Um grupo de cientistas chilenos conseguiu criar uma pele fotossintética que regenera tecidos e gera oxigênio a partir de microalgas, um feito útil para o tratamento de lesões e úlceras.

Ao contrário das peles sintéticas que já foram utilizadas para o tratamento de lesões como queimaduras ou traumas, esse tecido é capaz de produzir oxigênio na área afetada com a estimulação da luz, possibilitando assim o processo regenerativo, como explica um dos líderes do projeto, o engenheiro de biotecnologia molecular Tomás Egaña.

Por que é importante regenerar feridas?

Quando uma ferida, um ataque cardíaco ou outra condição que danifica os vasos sanguíneos é gerada, as equipes médicas devem evitar a morte do tecido devido à falta de oxigênio. Uma menor oxigenação também afeta a sobrevivência de um tumor à radioterapia, por exemplo.

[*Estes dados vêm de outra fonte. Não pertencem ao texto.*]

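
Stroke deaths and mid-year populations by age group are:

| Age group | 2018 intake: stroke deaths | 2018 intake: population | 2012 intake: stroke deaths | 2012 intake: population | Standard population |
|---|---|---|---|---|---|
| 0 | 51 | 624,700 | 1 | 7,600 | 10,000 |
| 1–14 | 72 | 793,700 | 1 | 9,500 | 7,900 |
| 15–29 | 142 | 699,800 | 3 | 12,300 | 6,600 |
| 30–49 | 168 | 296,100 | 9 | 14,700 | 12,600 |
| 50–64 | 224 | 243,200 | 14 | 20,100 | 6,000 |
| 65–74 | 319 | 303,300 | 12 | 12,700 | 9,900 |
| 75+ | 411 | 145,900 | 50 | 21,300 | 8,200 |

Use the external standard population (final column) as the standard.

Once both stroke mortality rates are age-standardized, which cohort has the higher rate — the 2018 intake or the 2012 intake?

Age-specific rates per 100,000 for the 2018 intake: 8.16, 9.07, 20.29, 56.74, 92.11, 105.18, 281.70.
For the 2012 intake: 13.16, 10.53, 24.39, 61.22, 69.65, 94.49, 234.74.
Standard total = 61,200; weights = 0.1634, 0.1291, 0.1078, 0.2059, 0.0980, 0.1618, 0.1340.
The 2018 intake: 0.1634×8.16 + 0.1291×9.07 + 0.1078×20.29 + 0.2059×56.74 + 0.0980×92.11 + 0.1618×105.18 + 0.1340×281.70 = 80.1624 per 100,000.
The 2012 intake: 0.1634×13.16 + 0.1291×10.53 + 0.1078×24.39 + 0.2059×61.22 + 0.0980×69.65 + 0.1618×94.49 + 0.1340×234.74 = 72.3099 per 100,000.
The crude rates (44.65 vs 91.65) would put the 2012 intake higher, but that reflects its age composition; once standardized to a common age structure, the 2018 intake has the higher underlying rate.

2018 intake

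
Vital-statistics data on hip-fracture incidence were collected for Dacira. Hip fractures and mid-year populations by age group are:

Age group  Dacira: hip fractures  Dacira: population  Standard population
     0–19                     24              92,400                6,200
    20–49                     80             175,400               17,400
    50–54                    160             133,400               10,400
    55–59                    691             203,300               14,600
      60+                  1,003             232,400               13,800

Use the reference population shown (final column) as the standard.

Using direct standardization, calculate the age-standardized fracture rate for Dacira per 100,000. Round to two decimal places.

Age-specific rates per 100,000 for Dacira: 25.97, 45.61, 119.94, 339.89, 431.58.
Standard total = 62,400; weights = 0.0994, 0.2788, 0.1667, 0.2340, 0.2212.
Standardized rate: 0.0994×25.97 + 0.2788×45.61 + 0.1667×119.94 + 0.2340×339.89 + 0.2212×431.58 = 210.2612 per 100,000.

210.26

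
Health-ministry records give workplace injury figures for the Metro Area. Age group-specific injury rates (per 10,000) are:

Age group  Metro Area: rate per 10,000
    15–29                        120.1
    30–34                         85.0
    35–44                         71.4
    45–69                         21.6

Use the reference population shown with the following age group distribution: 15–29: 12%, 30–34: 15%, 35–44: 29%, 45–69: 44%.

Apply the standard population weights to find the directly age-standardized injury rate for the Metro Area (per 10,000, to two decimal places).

Standard weights: 0.12, 0.15, 0.29, 0.44.
Standardized rate: 0.1200×120.1 + 0.1500×85.0 + 0.2900×71.4 + 0.4400×21.6 = 57.3720 per 10,000.

57.37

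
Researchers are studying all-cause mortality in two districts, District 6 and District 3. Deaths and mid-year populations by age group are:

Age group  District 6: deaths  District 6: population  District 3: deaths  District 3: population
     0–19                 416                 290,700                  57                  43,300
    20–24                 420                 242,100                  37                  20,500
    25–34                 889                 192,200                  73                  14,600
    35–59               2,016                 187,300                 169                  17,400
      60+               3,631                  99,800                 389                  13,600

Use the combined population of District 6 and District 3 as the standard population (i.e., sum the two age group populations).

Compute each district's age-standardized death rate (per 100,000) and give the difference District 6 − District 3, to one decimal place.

92.7

Age-specific rates per 100,000 for District 6: 143.10, 173.48, 462.54, 1076.35, 3638.28.
For District 3: 131.64, 180.49, 500.00, 971.26, 2860.29.
Combined standard total = 1,121,500; weights = 0.2978, 0.2342, 0.1844, 0.1825, 0.1011.
District 6: 0.2978×143.10 + 0.2342×173.48 + 0.1844×462.54 + 0.1825×1076.35 + 0.1011×3638.28 = 732.8710 per 100,000.
District 3: 0.2978×131.64 + 0.2342×180.49 + 0.1844×500.00 + 0.1825×971.26 + 0.1011×2860.29 = 640.1595 per 100,000.
Difference = 732.8710 − 640.1595 = 92.7114.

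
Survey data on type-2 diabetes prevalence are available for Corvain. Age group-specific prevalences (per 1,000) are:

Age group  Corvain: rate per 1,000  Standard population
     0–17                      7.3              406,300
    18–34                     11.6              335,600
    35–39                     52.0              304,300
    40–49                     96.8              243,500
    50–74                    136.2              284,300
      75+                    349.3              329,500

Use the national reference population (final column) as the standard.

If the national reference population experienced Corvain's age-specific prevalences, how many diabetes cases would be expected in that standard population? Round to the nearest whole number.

200069

Expected diabetes cases = Σ (standard pop × age-specific rate ÷ 1,000)
= 406,300×7.3/1,000 + 335,600×11.6/1,000 + 304,300×52.0/1,000 + 243,500×96.8/1,000 + 284,300×136.2/1,000 + 329,500×349.3/1,000
= 2965.99 + 3892.96 + 15823.60 + 23570.80 + 38721.66 + 115094.35 = 200069.36.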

“Criamos a primeira geração de materiais fotossintéticos que produzem e liberam oxigênio com estímulo de luz, aumentando assim a oxigenação dos tecidos”, disse o especialista para apresentar o chamado projeto de Hulk, na sigla em alemão para “A indução de hiperóxia sob condições de luz. “

Concentração de oxigênio

Os primeiros testes, criados após uma mistura de biomateriais com a microalga Chlamydomonas reinhardti, foram capazes de demonstrar um aumento na concentração local de oxigênio em mais de 50 vezes. O resultado é um tipo de filme plástico verde que adere à pele que você deseja regenerar.

A pesquisa, na qual universidades alemãs também colaboram, está em andamento há sete anos e agora patentes estão sendo processadas nos Estados Unidos, Japão, Canadá e Europa.

Nas próximas semanas, um primeiro ensaio clínico em humanos começará no Chile, com 20 pacientes do Hospital Salvador de Santiago, nos quais a inocuidade do tratamento será medida.

Em relação ao futuro desta inovação em termos médicos, Egaña destaca seu uso eventual para tratar feridas em diabéticos. “Somente nos Estados Unidos, 82.000 pés diabéticos por ano são amputados, um assunto que poderia mudar drasticamente se esses tecidos produzissem seu próprio oxigênio em alta velocidade”, diz o especialista.